Welche Ausgaben der Wochenmagazine waren im Jahr 2003 Verkaufsschlager, welche lagen wie Blei am Kiosk?

Ulrike Simon

Tiere, Hitler und Sex, heißt es, sind die Auflagengaranten der Wochenmagazine. Das mag früher so gegolten haben. 2003 nicht.
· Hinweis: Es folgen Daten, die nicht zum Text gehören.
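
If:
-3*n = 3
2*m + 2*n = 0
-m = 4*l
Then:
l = -1/4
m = 1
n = -1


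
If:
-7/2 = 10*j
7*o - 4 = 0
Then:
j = -7/20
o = 4/7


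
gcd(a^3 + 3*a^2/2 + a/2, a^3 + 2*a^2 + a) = a^2 + a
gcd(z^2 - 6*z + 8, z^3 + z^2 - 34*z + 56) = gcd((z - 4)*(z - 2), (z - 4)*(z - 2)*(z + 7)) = z^2 - 6*z + 8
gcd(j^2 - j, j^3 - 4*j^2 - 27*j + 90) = 1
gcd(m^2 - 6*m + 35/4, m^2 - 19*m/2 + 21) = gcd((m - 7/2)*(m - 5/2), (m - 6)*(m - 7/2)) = m - 7/2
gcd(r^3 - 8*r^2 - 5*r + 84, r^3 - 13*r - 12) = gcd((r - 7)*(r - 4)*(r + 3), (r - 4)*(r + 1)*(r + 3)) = r^2 - r - 12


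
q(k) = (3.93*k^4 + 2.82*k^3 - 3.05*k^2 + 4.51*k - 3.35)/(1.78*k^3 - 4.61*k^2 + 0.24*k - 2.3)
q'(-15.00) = 2.16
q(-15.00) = -26.76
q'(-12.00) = 2.13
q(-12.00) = -20.33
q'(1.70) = -14.81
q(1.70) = -6.52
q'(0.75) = -2.68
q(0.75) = -0.19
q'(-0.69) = 1.20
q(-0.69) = 1.52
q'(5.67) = 0.21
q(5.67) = 25.67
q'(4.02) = -8.10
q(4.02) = 29.52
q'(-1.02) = 1.45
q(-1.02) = 1.07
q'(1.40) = -7.94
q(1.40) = -3.24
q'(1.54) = -10.49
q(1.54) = -4.52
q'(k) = (-5.34*k^2 + 9.22*k - 0.24)*(3.93*k^4 + 2.82*k^3 - 3.05*k^2 + 4.51*k - 3.35)/(1.78*k^3 - 4.61*k^2 + 0.24*k - 2.3)^2 + (15.72*k^3 + 8.46*k^2 - 6.1*k + 4.51)/(1.78*k^3 - 4.61*k^2 + 0.24*k - 2.3)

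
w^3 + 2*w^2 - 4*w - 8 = (w - 2)*(w + 2)^2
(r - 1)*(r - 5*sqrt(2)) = r^2 - 5*sqrt(2)*r - r + 5*sqrt(2)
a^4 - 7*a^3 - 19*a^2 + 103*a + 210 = (a - 7)*(a - 5)*(a + 2)*(a + 3)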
Da lautete die Erfolgsformel: Auflage machen mit den drei Ks – Küblböck, Krieg und Knie.

Das umstrittenste Titelbild des „Stern“ im vergangenen Jahr ist zugleich das erfolgreichste gewesen. Mit den „Superstars“ auf dem Cover musste sich der „Stern“ den Vorwurf gefallen lassen, im Dienste des Mutterkonzerns Bertelsmann die RTL-Show zu unterstützen. Die Chefredakteure wehrten sich damals dagegen und sagten, die erfolgreiche Show sei auch bei den „Stern“-Lesern Gesprächsthema Nummer eins. Zu Recht. Diese Ausgabe verkaufte sich nämlich häufiger als jedes andere „Stern“-Heft im Jahr 2003. Ähnlich erfolgreich war das Blatt mit den Ausgaben zum Irak-Krieg. Softe Themen schienen dem insgesamt politischer gewordenen „Stern“ 2003 dagegen kein Glück zu bringen. Anders „Focus“, der mit Volkskrankheiten (Knieprobleme, Dicksein) und Volkssport (Radeln) punktete. Ein Titel wie der über den „Killer für die DDR“ funktionierte überhaupt nicht – Stasi-Themen würden in Deutschland verdrängt, hat Chefredakteur Helmut Markwort daraus geschlossen. Er glaubt jedoch nicht, dass der Flop auch deshalb einer war, weil das Thema für den gemeinen „Focus“-Leser zu schwere Kost war. Bei schwerer Kost traut der Kioskkäufer sowieso eher dem „Spiegel“, der es versteht, mit einer guten Portion Ironie die großen aktuellen Themen – Irak, USA, Bildung – bestens zu verkaufen. Fehlt diese Ironie, hält der Käufer Abstand, siehe die Titel zu Mars und Sars. Und wenn auf einer einzigen Titelseite die Begriffe „verstaubt“, „Verfassung“, „Grundgesetz“, „Reformen“ und „blockieren“ stehen, dann stößt es selbst dem „Spiegel“-Leser schwer auf.

Die „Bild am Sonntag“, die von sich selbst in der Werbung behauptet, das schnellste Wochenmagazin zu sein, profitiert am meisten von der Aktualität und vom Fußball. Wenn Rudi Völler am Sonnabend im Fernsehen ausrastet – dann geht die „Bild am Sonntag“ weg wie warme Semmeln. Auflagenkiller Nummer eins scheint übrigens Günther Jauch zu sein. Im Januar zierte er die Seite eins der „BamS“ – die Ausgabe verkaufte sich am drittschlechtesten. Im Dezember versuchte es das Springer-Blatt mit Jauchs Rekord-Gewinnerin – und produzierte damit die Ausgabe mit der niedrigsten Auflage des Jahres 2003. Bedenkt man jedoch, dass auch die erste Ausgabe des Jahres kein Auflagenbringer war, scheint ein anderes Argument plausibler zu sein. Um die Jahreswende, wenn es draußen kalt ist und alle im Ski-Urlaub sind, hat es die „BamS“ am schwersten, Käufer zu finden.